Department of Chemical and Biological Engineering, University of Colorado at Boulder, Boulder, CO, 80309, USA.
Departments of Pediatrics, University of California San Diego, 9500 Gilman Drive, MC 0763, La Jolla, CA, 92093, USA.
Microbiome. 2017 Mar 3;5(1):27. doi: 10.1186/s40168-017-0237-y.
Data from 16S ribosomal RNA (rRNA) amplicon sequencing present challenges to ecological and statistical interpretation. In particular, library sizes often vary over several ranges of magnitude, and the data contains many zeros. Although we are typically interested in comparing relative abundance of taxa in the ecosystem of two or more groups, we can only measure the taxon relative abundance in specimens obtained from the ecosystems. Because the comparison of taxon relative abundance in the specimen is not equivalent to the comparison of taxon relative abundance in the ecosystems, this presents a special challenge. Second, because the relative abundance of taxa in the specimen (as well as in the ecosystem) sum to 1, these are compositional data. Because the compositional data are constrained by the simplex (sum to 1) and are not unconstrained in the Euclidean space, many standard methods of analysis are not applicable. Here, we evaluate how these challenges impact the performance of existing normalization methods and differential abundance analyses.
Effects on normalization: Most normalization methods enable successful clustering of samples according to biological origin when the groups differ substantially in their overall microbial composition. Rarefying more clearly clusters samples according to biological origin than other normalization techniques do for ordination metrics based on presence or absence. Alternate normalization measures are potentially vulnerable to artifacts due to library size. Effects on differential abundance testing: We build on a previous work to evaluate seven proposed statistical methods using rarefied as well as raw data. Our simulation studies suggest that the false discovery rates of many differential abundance-testing methods are not increased by rarefying itself, although of course rarefying results in a loss of sensitivity due to elimination of a portion of available data. For groups with large (10×) differences in the average library size, rarefying lowers the false discovery rate. DESeq2, without addition of a constant, increased sensitivity on smaller datasets (<20 samples per group) but tends towards a higher false discovery rate with more samples, very uneven (10×) library sizes, and/or compositional effects. For drawing inferences regarding taxon abundance in the ecosystem, analysis of composition of microbiomes (ANCOM) is not only very sensitive (for >20 samples per group) but also critically the only method tested that has a good control of false discovery rate.

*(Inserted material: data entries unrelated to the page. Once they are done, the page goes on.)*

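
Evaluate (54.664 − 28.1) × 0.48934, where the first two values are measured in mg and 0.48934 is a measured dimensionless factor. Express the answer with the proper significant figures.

54.664 mg − 28.1 mg = 26.564 mg; the difference is limited to 1 decimal place (3 s.f.).
Carrying full precision, 26.564 × 0.48934 = 12.99882776 mg; 0.48934 has 5 s.f., so the result keeps min(3, 5) = 3 s.f.
Rounded to 3 significant figures: 13.0 mg.

13.0 mg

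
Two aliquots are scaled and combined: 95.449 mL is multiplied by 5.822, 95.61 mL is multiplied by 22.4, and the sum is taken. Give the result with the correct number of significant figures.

95.449 × 5.822 = 555.704078 → 555.7 mL (4 s.f., last digit at the 10^-1 place).
95.61 × 22.4 = 2141.664 → 2.14 × 10^3 mL (3 s.f., last digit at the 10^1 place).
Sum: 2697.368078 mL; keep the coarser place, 10^1.
Result: 2.70 × 10^3 mL.

2.70 × 10^3 mL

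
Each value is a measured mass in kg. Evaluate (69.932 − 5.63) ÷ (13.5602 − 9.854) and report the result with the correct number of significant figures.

17.35

69.932 − 5.63 = 64.302, limited to 2 d.p. → 4 s.f.; 13.5602 − 9.854 = 3.7062, limited to 3 d.p. → 4 s.f.
Carrying full precision, 64.302 ÷ 3.7062 = 17.3498462037…; keep min(4, 4) = 4 s.f.
Rounded to 4 significant figures: 17.35.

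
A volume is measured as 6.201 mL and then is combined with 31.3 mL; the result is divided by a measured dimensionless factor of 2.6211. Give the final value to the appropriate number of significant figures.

6.201 mL + 31.3 mL = 37.501 mL; the sum is limited to 1 decimal place (3 s.f.).
Carrying full precision, 37.501 ÷ 2.6211 = 14.3073518752… mL; 2.6211 has 5 s.f., so the result keeps min(3, 5) = 3 s.f.
Rounded to 3 significant figures: 14.3 mL.

14.3 mL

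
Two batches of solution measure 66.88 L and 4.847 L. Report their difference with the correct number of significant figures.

62.03 L

66.88 L − 4.847 L = 62.033 L.
Addition/subtraction keeps the fewest decimal places: 66.88 → 2 decimal places, 4.847 → 3 decimal places; limit is 2.
Rounded to 2 decimal places: 62.03 L.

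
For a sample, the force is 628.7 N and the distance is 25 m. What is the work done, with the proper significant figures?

1.6 × 10⁴ J

work done = 628.7 N × 25 m = 15717.5 J.
628.7 has 4 significant figures; 25 has 2.
Division/multiplication keeps the fewest: 2 significant figures.
Rounded: 1.6 × 10⁴ J.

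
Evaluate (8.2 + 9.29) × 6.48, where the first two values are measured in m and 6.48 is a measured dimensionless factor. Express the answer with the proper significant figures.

8.2 m + 9.29 m = 17.49 m; the sum is limited to 1 decimal place (3 s.f.).
Carrying full precision, 17.49 × 6.48 = 113.3352 m; 6.48 has 3 s.f., so the result keeps min(3, 3) = 3 s.f.
Rounded to 3 significant figures: 113 m.

113 m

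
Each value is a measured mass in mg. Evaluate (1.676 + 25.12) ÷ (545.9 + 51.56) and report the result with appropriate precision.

4.485 × 10^-2

1.676 + 25.12 = 26.796, limited to 2 d.p. → 4 s.f.; 545.9 + 51.56 = 597.46, limited to 1 d.p. → 4 s.f.
Carrying full precision, 26.796 ÷ 597.46 = 0.0448498644261…; keep min(4, 4) = 4 s.f.
Rounded to 4 significant figures: 4.485 × 10^-2.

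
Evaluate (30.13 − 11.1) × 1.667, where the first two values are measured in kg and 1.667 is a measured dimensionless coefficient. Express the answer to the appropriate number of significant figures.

30.13 kg − 11.1 kg = 19.03 kg; the difference is limited to 1 decimal place (3 s.f.).
Carrying full precision, 19.03 × 1.667 = 31.72301 kg; 1.667 has 4 s.f., so the result keeps min(3, 4) = 3 s.f.
Rounded to 3 significant figures: 31.7 kg.

31.7 kg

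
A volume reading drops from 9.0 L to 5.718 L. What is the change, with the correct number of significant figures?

9.0 L − 5.718 L = 3.282 L.
Addition/subtraction keeps the fewest decimal places: 9.0 → 1 decimal place, 5.718 → 3 decimal places; limit is 1.
Rounded to 1 decimal place: 3.3 L.

3.3 L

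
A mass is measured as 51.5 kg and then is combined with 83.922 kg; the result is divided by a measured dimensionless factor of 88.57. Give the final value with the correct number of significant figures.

51.5 kg + 83.922 kg = 135.422 kg; the sum is limited to 1 decimal place (4 s.f.).
Carrying full precision, 135.422 ÷ 88.57 = 1.52898272553… kg; 88.57 has 4 s.f., so the result keeps min(4, 4) = 4 s.f.
Rounded to 4 significant figures: 1.529 kg.

1.529 kg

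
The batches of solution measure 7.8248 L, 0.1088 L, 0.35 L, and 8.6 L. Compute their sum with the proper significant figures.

16.9 L

7.8248 L + 0.1088 L + 0.35 L + 8.6 L = 16.8836 L.
Addition/subtraction keeps the fewest decimal places: 7.8248 → 4 decimal places, 0.1088 → 4 decimal places, 0.35 → 2 decimal places, 8.6 → 1 decimal place; limit is 1.
Rounded to 1 decimal place: 16.9 L.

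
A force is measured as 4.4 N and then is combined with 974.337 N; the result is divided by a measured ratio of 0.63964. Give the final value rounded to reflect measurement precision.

4.4 N + 974.337 N = 978.737 N; the sum is limited to 1 decimal place (4 s.f.).
Carrying full precision, 978.737 ÷ 0.63964 = 1530.13726471… N; 0.63964 has 5 s.f., so the result keeps min(4, 5) = 4 s.f.
Rounded to 4 significant figures: 1530. N.

1530. N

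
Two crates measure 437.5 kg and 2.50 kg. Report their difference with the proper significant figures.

435.0 kg

437.5 kg − 2.50 kg = 435.00 kg.
Addition/subtraction keeps the fewest decimal places: 437.5 → 1 decimal place, 2.50 → 2 decimal places; limit is 1.
Rounded to 1 decimal place: 435.0 kg.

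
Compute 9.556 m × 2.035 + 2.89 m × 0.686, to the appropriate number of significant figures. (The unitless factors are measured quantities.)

9.556 × 2.035 = 19.44646 → 19.45 m (4 s.f., last digit at the 10^-2 place).
2.89 × 0.686 = 1.98254 → 1.98 m (3 s.f., last digit at the 10^-2 place).
Sum: 21.429 m; keep the coarser place, 10^-2.
Result: 21.43 m.

21.43 m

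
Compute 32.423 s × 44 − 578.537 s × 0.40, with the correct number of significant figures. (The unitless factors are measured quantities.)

32.423 × 44 = 1426.612 → 1.4 × 10³ s (2 s.f., last digit at the 10^2 place).
578.537 × 0.40 = 231.4148 → 2.3 × 10² s (2 s.f., last digit at the 10^1 place).
Difference: 1195.1972 s; keep the coarser place, 10^2.
Result: 1.2 × 10³ s.

1.2 × 10³ s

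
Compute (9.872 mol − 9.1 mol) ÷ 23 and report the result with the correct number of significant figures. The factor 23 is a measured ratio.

3 × 10^-2 mol

9.872 mol − 9.1 mol = 0.772 mol; the difference is limited to 1 decimal place (1 s.f.).
Carrying full precision, 0.772 ÷ 23 = 0.0335652173913… mol; 23 has 2 s.f., so the result keeps min(1, 2) = 1 s.f.
Rounded to 1 significant figure: 3 × 10^-2 mol.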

These findings guide which normalization and differential abundance techniques to use based on the data characteristics of a given study.
16S 核糖体 RNA(rRNA)扩增子测序的数据对生态和统计解释提出了挑战。特别是,文库大小通常跨越几个数量级变化,并且数据包含许多零。尽管我们通常有兴趣比较两个或更多组的生态系统中分类群的相对丰度,但我们只能测量从生态系统中获得的标本中的分类群相对丰度。由于标本中分类群相对丰度的比较与生态系统中分类群相对丰度的比较不等效,因此这是一个特殊的挑战。其次,由于标本(以及生态系统)中分类群的相对丰度总和为 1,因此这些是组成数据。由于组成数据受单纯形(总和为 1)约束,并且在欧几里得空间中不受约束,因此许多标准分析方法不适用。在这里,我们评估这些挑战如何影响现有归一化方法和差异丰度分析的性能。
对归一化的影响:当组在整体微生物组成上有很大差异时,大多数归一化方法都能够成功地根据生物起源对样品进行聚类。与其他归一化技术相比,稀少化更清楚地根据生物起源对样品进行聚类,而其他归一化技术则根据存在或不存在的顺序度量标准对样品进行聚类。替代归一化度量标准可能由于文库大小而容易受到伪影的影响。对差异丰度测试的影响:我们在前一项工作的基础上,使用稀少化和原始数据评估了七种拟议的统计方法。我们的模拟研究表明,许多差异丰度测试方法的错误发现率不会因稀少化本身而增加,尽管当然稀少化会由于消除一部分可用数据而导致灵敏度降低。对于平均文库大小差异较大(约 10×)的组,稀少化会降低错误发现率。未添加常数的 DESeq2 在较小的数据集(每组<20 个样本)上提高了灵敏度,但随着样本数量的增加,灵敏度趋于更高的错误发现率,并且具有非常不均匀(约 10×)的文库大小和/或组成效应。为了对生态系统中分类群丰度的推断,微生物组组成分析(ANCOM)不仅非常敏感(每组>20 个样本),而且是唯一经过测试的方法,具有良好的错误发现率控制。
这些发现指导根据给定研究的数据特征选择合适的归一化和差异丰度技术。